Il en est différemment lorsque l'on considère l'histoire à travers les âges et que l'on constate la lenteur avec laquelle l'humanité évolue ; c'est dans la désorganisation politique et morale des Etats, des Sociétés, qu'il faut chercher la source de cette nonchalance sociale entravant la marche de la civilisation et éloignant toujours l'être de la fraternité humaine. C'est souvent au moment où une civilisation, ou lorsqu'un Etat semblait être arrivé à son apogée, que la désorganisation apparaissait et ruinait tout un passé de travail et de lutte. Et depuis les temps les plus reculés, l'histoire se répète invariablement ; car de tout temps le monde fut organisé sur une erreur, et cette erreur se perpétue encore de nos jours. La cause qui préside à la désorganisation économique et sociale des sociétés, est le manque de liberté et il ne peut exister d'organisation stable sans liberté. Durant une période plus ou moins longue, l'autorité peut paraître un facteur d'organisation, mais ce n'est qu'une illusion qui disparaît avec le temps.

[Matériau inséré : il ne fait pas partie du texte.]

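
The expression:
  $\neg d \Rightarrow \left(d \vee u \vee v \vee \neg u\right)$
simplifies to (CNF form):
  $\text{True}$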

La Rome antique qui semblait assise sur des bases inébranlables, après une période de prospérité, où les arts et les lettres se mêlaient à l'éloquence, sombra dans le plus pitoyable des désordres sous l'autorité de ses Césars, et sa décadence date précisément de cette époque de magnificence où la folie criminelle d'un Néron faisait brûler une ville ayant une population considérable, pour satisfaire sa soif sadique de jouissances et de plaisirs. Rendre les empereurs romains uniquement responsables de la déchéance romaine serait une faute grave. La désorganisation du Grand Empire doit être attribuée également à la veulerie du peuple, se contentant du pain et du cirque, se laissant mener à la ruine par ses dirigeants et ne trouvant pas en lui la force de se révolter contre les abus de ses maîtres.

A la désorganisation politique d'un Etat il n'y a qu'un remède : la Révolution, et les exemples abondent de peuples qui se soulevèrent devant la carence d’un monarque à assurer la vitalité d'une nation.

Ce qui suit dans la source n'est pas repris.